Her daughter graduated from University High School, went on to college and is now manager of a State Disability Office in Ontario.  Her son went to LA City College but got a job with Western Airlines, which quickly led to one with Southwest Airlines, where he has spent the last 23 years.  He’s also been involved in the NFL Raiders organization in various security jobs for the past 17 years.

Two years ago, then-speaker of the California Assembly Herb Wesson named Valaria “2003 Woman of the Year.”  She was flown to Sacramento and treated, she remembers, like “queen for a day” for what the plaque said was “her outstanding service and dedication to the people of California.”
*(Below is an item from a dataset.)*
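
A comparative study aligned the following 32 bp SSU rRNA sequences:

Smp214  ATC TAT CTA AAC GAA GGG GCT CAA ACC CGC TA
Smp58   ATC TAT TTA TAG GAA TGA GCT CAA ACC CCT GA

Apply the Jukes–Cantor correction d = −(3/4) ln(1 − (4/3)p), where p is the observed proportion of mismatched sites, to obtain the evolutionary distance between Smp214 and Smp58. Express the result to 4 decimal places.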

For after her medical retirement, it seems, Valaria volunteered.  Despite five years in and out of hospital, she volunteered.   With the Greater LA Community Action Agency, for instance, on the executive board.   She helped raise money for a friend’s nursery school on Western Avenue.  She instilled the fear of the Lord in some 30 neighborhood children, who found her a beacon of disciplined warmth in an ever-colder environment.

At some point in those years, the District’s Dick Hightower called, saying she could come back to the Corps to be assistant chief in Specifications and Estimates, as a GS-9.  That dream had to be canceled, however, when it became clear the federal government couldn’t be liable for a pre-existing medical condition.  Still, she says, “it was very, very good of him.”

Today, her health is fine—a combination of diet, exercise and “my faith in God” as a fifth-generation Episcopalian.

Recently, she was riding on a boat in Marina Del Rey Harbor and walked up to the pilot.  “I wrote the specs for this,” she told him, “from excavation to final cleanup.”  He told her he’d been manning boats for 40 years in southern California, and “this was the best man-made waterway he’d ever piloted—boy did I stick out my chest!”

Why, after more than 40 years since working at the District—a job she held for only a decade—does Valaria still come to the Retirees Luncheon?  “I love the fact that once you’re Corps of Engineers, you’re always Corps of Engineers,” she enthuses.  “It’s family.”

A family that would pass the No. 200 sieve test.

------------

*”The die is cast!”  Supposed uttered by Julius Ceasar as he crossed the Rubicon River into Gual (present-day France) with the Roman army, signifying the taking of a great step.